L'April avait, en effet, déposé un recours auprès du Conseil d'État en vue de faire annuler le décret n°2006-1763 de cette loi.
Le Conseil d'État ne l'a pas annulée, mais a clarifié l'interprétation juridique qui devait être faite de cette loi au bénéfice de logiciels libres comme le lecteur multimédia VLC, par exemple, qui se trouvaient menacés.
Selon Alix Cazenave, chargée de mission de l'April, « Cette décision sécurise juridiquement le développement et l'utilisation de logiciels libres ».
Un événement important vient de se produire en faveur des logiciels libres. En effet, lorsque la loi DADVSI fut créée, elle menaça tous les logiciels libres contournant des DRM pour lire des vidéos.

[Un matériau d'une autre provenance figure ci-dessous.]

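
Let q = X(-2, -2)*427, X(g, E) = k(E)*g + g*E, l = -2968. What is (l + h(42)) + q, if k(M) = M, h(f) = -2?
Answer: 446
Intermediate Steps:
X(g, E) = 2*E*g (X(g, E) = E*g + g*E = E*g + E*g = 2*E*g)
q = 3416 (q = (2*(-2)*(-2))*427 = 8*427 = 3416)
(l + h(42)) + q = (-2968 - 2) + 3416 = -2970 + 3416 = 446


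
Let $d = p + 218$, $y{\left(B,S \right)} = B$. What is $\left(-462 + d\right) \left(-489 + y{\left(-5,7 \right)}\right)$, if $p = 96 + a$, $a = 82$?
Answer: $32604$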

Ainsi, depuis 2006, de nombreux logiciels libres voyaient planer sur eux l'ombre de cette loi qui menaçait leurs utilisateurs et créateurs.

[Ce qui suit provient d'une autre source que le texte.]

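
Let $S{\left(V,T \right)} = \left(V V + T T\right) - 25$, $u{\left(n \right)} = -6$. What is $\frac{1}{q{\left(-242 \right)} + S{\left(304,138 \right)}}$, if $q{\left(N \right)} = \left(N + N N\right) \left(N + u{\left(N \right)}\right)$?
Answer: $- \frac{1}{14352421} \approx -6.9675 \cdot 10^{-8}$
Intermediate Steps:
$S{\left(V,T \right)} = -25 + T^{2} + V^{2}$ ($S{\left(V,T \right)} = \left(V^{2} + T^{2}\right) - 25 = \left(T^{2} + V^{2}\right) - 25 = -25 + T^{2} + V^{2}$)
$q{\left(N \right)} = \left(-6 + N\right) \left(N + N^{2}\right)$ ($q{\left(N \right)} = \left(N + N N\right) \left(N - 6\right) = \left(N + N^{2}\right) \left(-6 + N\right) = \left(-6 + N\right) \left(N + N^{2}\right)$)
$\frac{1}{q{\left(-242 \right)} + S{\left(304,138 \right)}} = \frac{1}{- 242 \left(-6 + \left(-242\right)^{2} - -1210\right) + \left(-25 + 138^{2} + 304^{2}\right)} = \frac{1}{- 242 \left(-6 + 58564 + 1210\right) + \left(-25 + 19044 + 92416\right)} = \frac{1}{\left(-242\right) 59768 + 111435} = \frac{1}{-14463856 + 111435} = \frac{1}{-14352421} = - \frac{1}{14352421}$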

L'April, association pour la promotion et la défense du Logiciel Libre, a alors déposé un recours auprès du Conseil d'État, plus haute instance juridique française afin de faire annuler le décret n° 2006-1763 de cette loi, qui laissait entendre que l'usage et la détention d'un simple lecteur de DVD libre étaient passibles d'une amende de 750 euros parce que ce programme contournait des protections, comme les DRM, alors que cette loi l'interdisait.
Au lieu d'annuler le décret mis en cause, le Conseil d'État en a clarifié l'interprétation juridique qui devait être faite de cette loi au bénéfice des logiciels libres. Il s'agit donc d'un événement de grande importance pour tous ces logiciels qui se voyaient menacés par ce décret.
La clarification de la loi stipule qu'il n'est pas illégal de développer ou utiliser un logiciel libre contournant une mesure de protection à des fins d'interopérabilité.
« Même si le décret n'est pas annulé, c'est le résultat que nous attendions », commente pour ZDNet.fr, Alix Cazenave, chargée de mission à l'April. « Cette décision sécurise juridiquement le développement et l'utilisation de logiciels libres ».